A operação foi uma resposta da Polícia Militar a um grande número de reclamações da comunidade em virtude do comércio irregular de produtos de origem ilícita e obstrução de vias públicas, tomadas por aqueles que querem vender de maneira improvisada seus produtos. Ao final da blitz foram apreendidos produtos irregulares que estavam à venda como eletrônicos, CDs, DVDs, perfumes, cremes e ainda pneus e aves que eram comercializados de forma irregular na via pública.

Os tipos de mercadorias apreendidas e a maneira como são comercializadas mostram que, infelizmente, pouco resta da ideia original do evento. A Feira da Barganha surgiu no final dos anos 1970 como um dos projetos implantados pelo então secretário de Educação e Saúde do município, Luiz Almeida Marins Filho. A ideia de Marins, um antropólogo conhecedor das tradições sorocabanas, era proporcionar um encontro semanal entre pessoas que quisessem trocar objetos pessoais e usados, peças de artesanato e eventualmente vendê-los, como ocorre em várias cidades do mundo. No Brasil também existem em cidades com forte tradição comercial. A Feira da Barganha de Taubaté tem 150 anos.

Inicialmente a feira funcionava na praça Frei Baraúna. Como o sucesso foi grande, a praça ficou pequena para tanta gente, gerando reclamações. Foi então transferida para uma área próxima à ponte de Pinheiros de onde foi transferida para a área atual. Com exceção dos primeiros meses de existência, a feira começou a se transformar em local de vendas de produtos contrabandeados e, pior ainda, de objetos de origem duvidosa, o que desvirtuou seu objetivo.

Um decreto assinado pelo então prefeito Antonio Carlos Pannunzio, em fevereiro de 1992, criou um regulamento para o funcionamento da feira. Nesse decreto estão previstos, entre outros itens, um número máximo de participantes, tamanho das barracas, a necessidade de licença para os barganhistas e a proibição expressa da venda de mercadorias novas de qualquer espécie ou resultado de contrabando. O prefeito José Crespo criou também por decreto, no mês de setembro deste ano, uma Câmara Técnica com o objetivo de reestruturar a feira.

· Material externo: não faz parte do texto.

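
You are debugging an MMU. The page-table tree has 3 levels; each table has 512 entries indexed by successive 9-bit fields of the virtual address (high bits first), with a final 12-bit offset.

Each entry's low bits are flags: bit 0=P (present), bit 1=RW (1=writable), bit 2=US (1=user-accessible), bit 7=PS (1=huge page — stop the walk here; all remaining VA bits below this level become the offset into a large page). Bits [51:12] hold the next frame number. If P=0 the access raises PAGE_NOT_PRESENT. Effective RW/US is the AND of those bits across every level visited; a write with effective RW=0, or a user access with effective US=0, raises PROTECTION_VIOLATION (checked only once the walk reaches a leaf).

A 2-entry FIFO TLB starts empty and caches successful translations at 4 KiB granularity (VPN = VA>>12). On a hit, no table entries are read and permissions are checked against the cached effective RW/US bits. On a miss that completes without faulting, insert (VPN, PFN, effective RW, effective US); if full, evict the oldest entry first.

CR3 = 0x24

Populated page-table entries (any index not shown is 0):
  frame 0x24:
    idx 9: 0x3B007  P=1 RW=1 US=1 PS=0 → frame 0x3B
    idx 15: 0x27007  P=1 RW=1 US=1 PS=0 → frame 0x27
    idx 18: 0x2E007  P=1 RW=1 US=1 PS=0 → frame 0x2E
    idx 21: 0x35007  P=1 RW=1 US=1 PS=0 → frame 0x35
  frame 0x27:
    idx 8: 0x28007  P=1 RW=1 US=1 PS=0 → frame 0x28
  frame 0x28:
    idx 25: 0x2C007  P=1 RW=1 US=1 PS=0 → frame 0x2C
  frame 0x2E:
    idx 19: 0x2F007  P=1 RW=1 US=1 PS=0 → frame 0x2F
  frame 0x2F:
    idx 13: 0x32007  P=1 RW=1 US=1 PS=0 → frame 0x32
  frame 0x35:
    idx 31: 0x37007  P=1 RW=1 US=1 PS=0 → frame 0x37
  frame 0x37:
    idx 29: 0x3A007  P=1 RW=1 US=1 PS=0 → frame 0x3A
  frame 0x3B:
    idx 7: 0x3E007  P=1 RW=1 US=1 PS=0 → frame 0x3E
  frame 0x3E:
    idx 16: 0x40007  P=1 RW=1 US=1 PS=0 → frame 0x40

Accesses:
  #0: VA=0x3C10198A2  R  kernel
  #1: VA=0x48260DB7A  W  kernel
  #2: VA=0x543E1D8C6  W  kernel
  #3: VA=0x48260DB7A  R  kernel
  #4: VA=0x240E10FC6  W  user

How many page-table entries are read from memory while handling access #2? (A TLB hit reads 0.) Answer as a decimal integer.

Walk each access:
#0 VA=0x3C10198A2 (r,kernel):
  lvl0: tbl 0x24, slot 15 ⇒ 0x27007 (P1/RW1/US1/PS0)
  lvl1: tbl 0x27, slot 8 ⇒ 0x28007 (P1/RW1/US1/PS0)
  lvl2: tbl 0x28, slot 25 ⇒ 0x2C007 (P1/RW1/US1/PS0)
  → PA=0x2C8A2  (3 entries read)
#1 VA=0x48260DB7A (w,kernel):
  lvl0: tbl 0x24, slot 18 ⇒ 0x2E007 (P1/RW1/US1/PS0)
  lvl1: tbl 0x2E, slot 19 ⇒ 0x2F007 (P1/RW1/US1/PS0)
  lvl2: tbl 0x2F, slot 13 ⇒ 0x32007 (P1/RW1/US1/PS0)
  → PA=0x32B7A  (3 entries read)
#2 VA=0x543E1D8C6 (w,kernel):
  lvl0: tbl 0x24, slot 21 ⇒ 0x35007 (P1/RW1/US1/PS0)
  lvl1: tbl 0x35, slot 31 ⇒ 0x37007 (P1/RW1/US1/PS0)
  lvl2: tbl 0x37, slot 29 ⇒ 0x3A007 (P1/RW1/US1/PS0)
  → PA=0x3A8C6  (3 entries read)
#3 VA=0x48260DB7A (r,kernel):
  TLB hit vpn=0x48260D → PA=0x32B7A
#4 VA=0x240E10FC6 (w,user):
  lvl0: tbl 0x24, slot 9 ⇒ 0x3B007 (P1/RW1/US1/PS0)
  lvl1: tbl 0x3B, slot 7 ⇒ 0x3E007 (P1/RW1/US1/PS0)
  lvl2: tbl 0x3E, slot 16 ⇒ 0x40007 (P1/RW1/US1/PS0)
  → PA=0x40FC6  (3 entries read)

Entries read for #2: 3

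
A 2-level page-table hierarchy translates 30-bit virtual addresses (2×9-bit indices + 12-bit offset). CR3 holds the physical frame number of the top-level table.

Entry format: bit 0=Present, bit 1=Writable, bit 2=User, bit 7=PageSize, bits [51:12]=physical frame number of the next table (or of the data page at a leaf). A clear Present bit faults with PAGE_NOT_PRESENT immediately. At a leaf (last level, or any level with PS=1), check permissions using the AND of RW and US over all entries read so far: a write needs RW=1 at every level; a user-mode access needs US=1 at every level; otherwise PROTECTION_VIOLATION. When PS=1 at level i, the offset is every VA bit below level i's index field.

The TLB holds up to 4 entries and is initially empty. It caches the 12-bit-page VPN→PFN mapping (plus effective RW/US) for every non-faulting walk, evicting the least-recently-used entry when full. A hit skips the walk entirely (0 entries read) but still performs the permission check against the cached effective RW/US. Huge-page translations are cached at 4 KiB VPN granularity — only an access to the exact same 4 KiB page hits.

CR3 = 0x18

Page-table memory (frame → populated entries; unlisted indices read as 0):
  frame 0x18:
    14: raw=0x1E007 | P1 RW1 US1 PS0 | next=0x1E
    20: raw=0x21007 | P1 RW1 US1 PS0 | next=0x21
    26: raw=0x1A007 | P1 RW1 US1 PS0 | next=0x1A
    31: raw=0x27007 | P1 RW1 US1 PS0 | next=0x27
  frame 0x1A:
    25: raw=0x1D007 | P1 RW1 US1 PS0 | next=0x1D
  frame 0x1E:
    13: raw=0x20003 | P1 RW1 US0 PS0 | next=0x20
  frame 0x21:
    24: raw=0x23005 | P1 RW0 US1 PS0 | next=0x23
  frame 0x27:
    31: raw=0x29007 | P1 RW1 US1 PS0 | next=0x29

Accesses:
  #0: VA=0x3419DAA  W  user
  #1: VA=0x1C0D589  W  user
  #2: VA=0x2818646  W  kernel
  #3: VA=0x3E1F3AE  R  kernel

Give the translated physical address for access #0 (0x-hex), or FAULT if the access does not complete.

Per-access translation:
#0 VA=0x3419DAA (w,user):
  lvl0: tbl 0x18, slot 26 ⇒ 0x1A007 (P1/RW1/US1/PS0)
  lvl1: tbl 0x1A, slot 25 ⇒ 0x1D007 (P1/RW1/US1/PS0)
  ✓ 0x1DDAA  — 2 lookups
#1 VA=0x1C0D589 (w,user):
  lvl0: tbl 0x18, slot 14 ⇒ 0x1E007 (P1/RW1/US1/PS0)
  lvl1: tbl 0x1E, slot 13 ⇒ 0x20003 (P1/RW1/US0/PS0)
  → PROTECTION_VIOLATION  (2 entries read)
#2 VA=0x2818646 (w,kernel):
  lvl0: tbl 0x18, slot 20 ⇒ 0x21007 (P1/RW1/US1/PS0)
  lvl1: tbl 0x21, slot 24 ⇒ 0x23005 (P1/RW0/US1/PS0)
  → PROTECTION_VIOLATION  (2 entries read)
#3 VA=0x3E1F3AE (r,kernel):
  lvl0: tbl 0x18, slot 31 ⇒ 0x27007 (P1/RW1/US1/PS0)
  lvl1: tbl 0x27, slot 31 ⇒ 0x29007 (P1/RW1/US1/PS0)
  ✓ 0x293AE  — 2 lookups

Access #0 PA: 0x1DDAA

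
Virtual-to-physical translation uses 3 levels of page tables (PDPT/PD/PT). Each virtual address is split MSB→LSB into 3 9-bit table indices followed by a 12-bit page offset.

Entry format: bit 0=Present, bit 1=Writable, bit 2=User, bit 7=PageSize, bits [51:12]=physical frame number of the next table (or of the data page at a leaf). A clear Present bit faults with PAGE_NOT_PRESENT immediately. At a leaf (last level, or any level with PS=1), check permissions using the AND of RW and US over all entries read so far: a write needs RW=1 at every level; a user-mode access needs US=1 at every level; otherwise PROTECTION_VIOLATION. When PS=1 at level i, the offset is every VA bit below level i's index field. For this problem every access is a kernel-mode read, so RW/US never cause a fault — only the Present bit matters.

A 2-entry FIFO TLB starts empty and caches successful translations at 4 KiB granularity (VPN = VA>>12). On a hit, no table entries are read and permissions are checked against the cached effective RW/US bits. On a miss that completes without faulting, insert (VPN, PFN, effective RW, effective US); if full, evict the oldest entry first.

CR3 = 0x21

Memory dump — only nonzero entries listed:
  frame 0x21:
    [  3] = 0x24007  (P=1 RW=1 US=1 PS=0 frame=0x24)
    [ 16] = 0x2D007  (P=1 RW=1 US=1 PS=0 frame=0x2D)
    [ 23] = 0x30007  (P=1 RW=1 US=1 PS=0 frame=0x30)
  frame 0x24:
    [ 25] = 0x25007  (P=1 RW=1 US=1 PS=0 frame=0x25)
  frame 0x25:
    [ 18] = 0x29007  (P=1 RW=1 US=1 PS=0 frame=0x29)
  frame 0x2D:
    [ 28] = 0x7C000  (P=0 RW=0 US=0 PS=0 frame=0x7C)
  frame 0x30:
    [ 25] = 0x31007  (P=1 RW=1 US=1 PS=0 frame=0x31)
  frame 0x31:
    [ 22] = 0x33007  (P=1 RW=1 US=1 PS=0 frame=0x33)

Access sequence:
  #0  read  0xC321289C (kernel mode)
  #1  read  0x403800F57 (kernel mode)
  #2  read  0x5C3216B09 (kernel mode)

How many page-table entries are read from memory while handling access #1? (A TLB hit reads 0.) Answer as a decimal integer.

Trace:
#0 VA=0xC321289C (r,kernel):
  L0 @0x21[3] → 0x24007  P=1,RW=1,US=1,PS=0
  L1 @0x24[25] → 0x25007  P=1,RW=1,US=1,PS=0
  L2 @0x25[18] → 0x29007  P=1,RW=1,US=1,PS=0
  ⇒ phys 0x2989C  [3 reads]
#1 VA=0x403800F57 (r,kernel):
  L0 @0x21[16] → 0x2D007  P=1,RW=1,US=1,PS=0
  L1 @0x2D[28] → 0x7C000  P=0,RW=0,US=0,PS=0
  ⇒ fault: PAGE_NOT_PRESENT  — 2 lookups
#2 VA=0x5C3216B09 (r,kernel):
  L0 @0x21[23] → 0x30007  P=1,RW=1,US=1,PS=0
  L1 @0x30[25] → 0x31007  P=1,RW=1,US=1,PS=0
  L2 @0x31[22] → 0x33007  P=1,RW=1,US=1,PS=0
  ⇒ phys 0x33B09  [3 reads]

Entries read for #1: 2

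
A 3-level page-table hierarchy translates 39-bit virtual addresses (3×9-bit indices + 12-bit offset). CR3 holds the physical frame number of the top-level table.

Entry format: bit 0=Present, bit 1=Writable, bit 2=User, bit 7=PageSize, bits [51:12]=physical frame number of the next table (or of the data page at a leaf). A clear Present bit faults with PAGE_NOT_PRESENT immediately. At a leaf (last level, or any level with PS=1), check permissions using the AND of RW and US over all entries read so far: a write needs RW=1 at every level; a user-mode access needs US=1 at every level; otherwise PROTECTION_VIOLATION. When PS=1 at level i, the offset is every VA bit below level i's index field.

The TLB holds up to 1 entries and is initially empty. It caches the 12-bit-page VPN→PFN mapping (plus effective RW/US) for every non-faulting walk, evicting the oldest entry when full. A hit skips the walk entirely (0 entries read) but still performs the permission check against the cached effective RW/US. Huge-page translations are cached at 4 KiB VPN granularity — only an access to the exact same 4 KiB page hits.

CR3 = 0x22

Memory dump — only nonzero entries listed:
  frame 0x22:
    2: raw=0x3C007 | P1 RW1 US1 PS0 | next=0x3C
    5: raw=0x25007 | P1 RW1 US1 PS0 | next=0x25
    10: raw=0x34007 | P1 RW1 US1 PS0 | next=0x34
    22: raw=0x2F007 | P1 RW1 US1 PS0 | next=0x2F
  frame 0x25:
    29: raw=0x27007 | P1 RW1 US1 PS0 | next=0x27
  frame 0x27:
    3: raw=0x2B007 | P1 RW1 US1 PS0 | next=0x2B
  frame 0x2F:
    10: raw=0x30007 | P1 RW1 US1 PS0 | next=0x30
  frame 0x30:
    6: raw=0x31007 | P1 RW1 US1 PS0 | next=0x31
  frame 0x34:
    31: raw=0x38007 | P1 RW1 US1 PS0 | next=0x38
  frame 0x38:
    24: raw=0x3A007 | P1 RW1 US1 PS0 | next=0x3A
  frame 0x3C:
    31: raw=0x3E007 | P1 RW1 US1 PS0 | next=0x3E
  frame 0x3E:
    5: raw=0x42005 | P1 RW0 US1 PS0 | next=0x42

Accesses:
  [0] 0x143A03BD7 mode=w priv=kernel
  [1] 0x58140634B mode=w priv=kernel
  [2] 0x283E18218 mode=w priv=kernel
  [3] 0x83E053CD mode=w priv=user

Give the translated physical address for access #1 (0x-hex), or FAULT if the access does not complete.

Per-access translation:
#0 VA=0x143A03BD7 (w,kernel):
  L0: frame=0x22 idx=5 entry=0x25007 [P=1 RW=1 US=1 PS=0]
  L1: frame=0x25 idx=29 entry=0x27007 [P=1 RW=1 US=1 PS=0]
  L2: frame=0x27 idx=3 entry=0x2B007 [P=1 RW=1 US=1 PS=0]
  ⇒ phys 0x2BBD7  [3 reads]
#1 VA=0x58140634B (w,kernel):
  L0: frame=0x22 idx=22 entry=0x2F007 [P=1 RW=1 US=1 PS=0]
  L1: frame=0x2F idx=10 entry=0x30007 [P=1 RW=1 US=1 PS=0]
  L2: frame=0x30 idx=6 entry=0x31007 [P=1 RW=1 US=1 PS=0]
  ⇒ phys 0x3134B  [3 reads]
#2 VA=0x283E18218 (w,kernel):
  L0: frame=0x22 idx=10 entry=0x34007 [P=1 RW=1 US=1 PS=0]
  L1: frame=0x34 idx=31 entry=0x38007 [P=1 RW=1 US=1 PS=0]
  L2: frame=0x38 idx=24 entry=0x3A007 [P=1 RW=1 US=1 PS=0]
  ⇒ phys 0x3A218  [3 reads]
#3 VA=0x83E053CD (w,user):
  L0: frame=0x22 idx=2 entry=0x3C007 [P=1 RW=1 US=1 PS=0]
  L1: frame=0x3C idx=31 entry=0x3E007 [P=1 RW=1 US=1 PS=0]
  L2: frame=0x3E idx=5 entry=0x42005 [P=1 RW=0 US=1 PS=0]
  ✗ PROTECTION_VIOLATION  [3 reads]

Access #1 PA: 0x3134B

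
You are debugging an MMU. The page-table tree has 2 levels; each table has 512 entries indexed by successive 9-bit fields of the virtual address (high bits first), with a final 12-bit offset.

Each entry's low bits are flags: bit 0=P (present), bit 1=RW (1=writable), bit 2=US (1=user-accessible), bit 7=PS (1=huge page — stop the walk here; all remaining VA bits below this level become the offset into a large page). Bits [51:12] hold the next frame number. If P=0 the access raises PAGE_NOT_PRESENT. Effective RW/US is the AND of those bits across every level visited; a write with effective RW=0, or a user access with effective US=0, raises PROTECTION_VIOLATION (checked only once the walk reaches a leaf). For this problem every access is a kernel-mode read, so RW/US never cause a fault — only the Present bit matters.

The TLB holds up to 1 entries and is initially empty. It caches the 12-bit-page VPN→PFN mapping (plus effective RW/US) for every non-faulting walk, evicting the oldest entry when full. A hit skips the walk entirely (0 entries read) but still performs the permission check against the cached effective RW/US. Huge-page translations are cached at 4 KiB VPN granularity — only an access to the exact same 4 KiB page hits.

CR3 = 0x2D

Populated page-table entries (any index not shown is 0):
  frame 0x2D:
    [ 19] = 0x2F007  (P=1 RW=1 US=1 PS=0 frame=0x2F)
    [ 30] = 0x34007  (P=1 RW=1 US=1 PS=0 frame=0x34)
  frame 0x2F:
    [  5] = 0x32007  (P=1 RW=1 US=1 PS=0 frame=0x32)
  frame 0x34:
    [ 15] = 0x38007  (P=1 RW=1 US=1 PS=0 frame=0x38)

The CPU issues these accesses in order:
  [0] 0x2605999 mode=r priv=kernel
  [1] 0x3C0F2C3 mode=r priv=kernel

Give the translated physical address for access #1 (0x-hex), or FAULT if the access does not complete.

Walk each access:
#0 VA=0x2605999 (r,kernel):
  [0] read 0x2D idx=19: raw=0x2F007 flags P=1 W=1 U=1 S=0
  [1] read 0x2F idx=5: raw=0x32007 flags P=1 W=1 U=1 S=0
  ✓ 0x32999  — 2 lookups
#1 VA=0x3C0F2C3 (r,kernel):
  [0] read 0x2D idx=30: raw=0x34007 flags P=1 W=1 U=1 S=0
  [1] read 0x34 idx=15: raw=0x38007 flags P=1 W=1 U=1 S=0
  ✓ 0x382C3  — 2 lookups

Access #1 PA: 0x382C3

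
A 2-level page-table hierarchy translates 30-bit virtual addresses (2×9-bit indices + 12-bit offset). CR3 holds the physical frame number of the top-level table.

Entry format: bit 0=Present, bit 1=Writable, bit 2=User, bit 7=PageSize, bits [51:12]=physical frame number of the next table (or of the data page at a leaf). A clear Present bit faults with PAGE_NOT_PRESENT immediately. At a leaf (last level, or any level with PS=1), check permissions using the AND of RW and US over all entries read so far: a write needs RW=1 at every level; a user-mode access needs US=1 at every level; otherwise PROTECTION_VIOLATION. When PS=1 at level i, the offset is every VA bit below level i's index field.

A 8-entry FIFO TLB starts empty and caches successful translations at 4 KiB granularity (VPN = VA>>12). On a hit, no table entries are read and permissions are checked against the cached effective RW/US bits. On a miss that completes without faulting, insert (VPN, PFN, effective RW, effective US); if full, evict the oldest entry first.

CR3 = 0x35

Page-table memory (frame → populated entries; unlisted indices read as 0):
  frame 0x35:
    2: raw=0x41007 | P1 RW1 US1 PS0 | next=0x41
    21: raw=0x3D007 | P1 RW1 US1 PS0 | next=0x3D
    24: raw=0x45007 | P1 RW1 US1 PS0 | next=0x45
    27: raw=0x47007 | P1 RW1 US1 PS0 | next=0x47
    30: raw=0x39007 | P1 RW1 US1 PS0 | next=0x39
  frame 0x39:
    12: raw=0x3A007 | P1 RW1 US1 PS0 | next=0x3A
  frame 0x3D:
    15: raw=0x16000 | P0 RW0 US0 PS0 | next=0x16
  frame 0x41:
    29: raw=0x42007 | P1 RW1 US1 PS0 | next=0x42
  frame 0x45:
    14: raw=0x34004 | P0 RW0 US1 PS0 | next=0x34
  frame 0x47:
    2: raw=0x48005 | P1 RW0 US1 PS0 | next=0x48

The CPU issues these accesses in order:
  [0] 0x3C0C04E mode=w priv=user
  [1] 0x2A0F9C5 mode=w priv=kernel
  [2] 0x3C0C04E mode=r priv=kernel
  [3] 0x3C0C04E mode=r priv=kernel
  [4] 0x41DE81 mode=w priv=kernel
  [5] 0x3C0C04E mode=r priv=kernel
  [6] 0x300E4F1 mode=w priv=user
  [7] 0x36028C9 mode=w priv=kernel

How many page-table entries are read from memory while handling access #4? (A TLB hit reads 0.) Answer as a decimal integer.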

A Feira da Barganha cresceu muito nos últimos anos e quem a conhece sabe que ali se encontra de tudo, desde equipamentos e acessórios de automóveis altamente suspeitos até produtos contrabandeados do Paraguai. É evidente que a maioria dos barganheiros trabalha honestamente, mas é uma pena que a feira criada para troca ou venda de objetos usados tenha se transformado tanto. Pelo número de pessoas que atrai e pelo volume do comércio ali realizado, também despertou o interesse de políticos que perceberam seu potencial eleitoral.

Ainda não se sabe exatamente que mudanças a Prefeitura pretende introduzir, mas está correta a Polícia Militar em realizar blitz como a do último domingo. Se não houver uma fiscalização rígida e o controle do que é vendido no local, corremos o risco de ver a feira se transformar em uma espécie de Feira de Acari, também conhecida como “Robauto”, realizada na zona norte do Rio de Janeiro, que começou com a venda de peças de automóveis roubados e nos últimos anos oferece toda sorte de produtos de origem duvidosa, sem ser importunada pelo poder público. Há fortes suspeitas de que o local sirva para venda de cargas roubadas por facções criminosas e os consumidores, sem saber, saem de lá envolvidos no crime de receptação. Além da atuação da PM, fiscalização da Prefeitura e GCM, a Polícia Civil precisa realizar um trabalho sério de investigação com relação a mercadorias vendidas no local e que são suspeitas de ser produto de furto. A feira também não pode se transformar em palanque para políticos sem grandes compromissos com a ética. Somente uma fiscalização rigorosa e constante poderá garantir a sobrevivência da feira, fonte de renda de pessoas que trabalham honestamente no evento.